Could Microsoft have prepared better? Its executives say there was little more to be done. Adding any more people would have meant layoffs after peak demand had passed. "It's like when the Olympics comes to Atlanta," says Deborah Willingham, Microsoft's vice-president for support. "Do you build extra hotel rooms that won't be used when the Olympics are over?" Now, Microsoft is shifting more staff to weekends and the 8 p.m.-to-midnight shift. The result: only sporadic busy signals on weekdays and weekend waits of less than 60 seconds, the company says.

Yet the number of calls remains at nearly 20,000 a day, in part because many novice customers still need lots of help with Win95. Some are so nervous that they won't even begin the installation process until they have a Microsoft technician on the phone. But, says Fletcher Ernst, who's helping answer those calls: "I show them something, and they go: `I get it. Eureka!"'

HIT SHOW. To be sure, Microsoft's Win95 marketing campaign is aimed not only at the well-seasoned computer crowd but at millions of novices. The software giant is spending nearly $200 million on promotions, including a nationwide, 30-minute "info-show" narrated by E.R.'s Anthony Edwards. That alone attracted an estimated 10 million viewers, many of them newbies. "That was the whole goal," says Jonathan Lazarus, a Microsoft vice-president, "to get people to purchase software who hadn't been comfortable with it before."

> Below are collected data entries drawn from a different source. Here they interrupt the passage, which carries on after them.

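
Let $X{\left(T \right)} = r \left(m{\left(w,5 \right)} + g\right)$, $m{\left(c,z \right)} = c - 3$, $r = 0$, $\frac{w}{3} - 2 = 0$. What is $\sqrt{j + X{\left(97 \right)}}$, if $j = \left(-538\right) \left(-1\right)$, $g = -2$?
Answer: $\sqrt{538} \approx 23.195$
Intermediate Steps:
$w = 6$ ($w = 6 + 3 \cdot 0 = 6 + 0 = 6$)
$m{\left(c,z \right)} = -3 + c$
$j = 538$
$X{\left(T \right)} = 0$ ($X{\left(T \right)} = 0 \left(\left(-3 + 6\right) - 2\right) = 0 \left(3 - 2\right) = 0 \cdot 1 = 0$)
$\sqrt{j + X{\left(97 \right)}} = \sqrt{538 + 0} = \sqrt{538}$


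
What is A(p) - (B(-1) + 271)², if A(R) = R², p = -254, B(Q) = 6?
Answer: -12213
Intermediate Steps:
A(p) - (B(-1) + 271)² = (-254)² - (6 + 271)² = 64516 - 1*277² = 64516 - 1*76729 = 64516 - 76729 = -12213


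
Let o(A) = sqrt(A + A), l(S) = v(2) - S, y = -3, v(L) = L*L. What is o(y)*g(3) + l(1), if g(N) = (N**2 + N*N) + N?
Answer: 3 + 21*I*sqrt(6) ≈ 3.0 + 51.439*I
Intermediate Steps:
v(L) = L**2
l(S) = 4 - S (l(S) = 2**2 - S = 4 - S)
o(A) = sqrt(2)*sqrt(A) (o(A) = sqrt(2*A) = sqrt(2)*sqrt(A))
g(N) = N + 2*N**2 (g(N) = (N**2 + N**2) + N = 2*N**2 + N = N + 2*N**2)
o(y)*g(3) + l(1) = (sqrt(2)*sqrt(-3))*(3*(1 + 2*3)) + (4 - 1*1) = (sqrt(2)*(I*sqrt(3)))*(3*(1 + 6)) + (4 - 1) = (I*sqrt(6))*(3*7) + 3 = (I*sqrt(6))*21 + 3 = 21*I*sqrt(6) + 3 = 3 + 21*I*sqrt(6)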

People such as Jan Norton of Los Angeles, for instance. As a consumer marketing consultant, Norton knew computers but had never bought a new operating system before. Based on Microsoft's pitch, she reckoned that installing Win95 would be a snap--"like going out and buying myself a $97 blouse or a hot-fudge sundae." In fact, it took more than four days and the help of a technically minded friend. But now that Win95 is running smoothly? "I love it," Norton says. "I do. I have to admit it." Music, no doubt, to Microsoft's ears.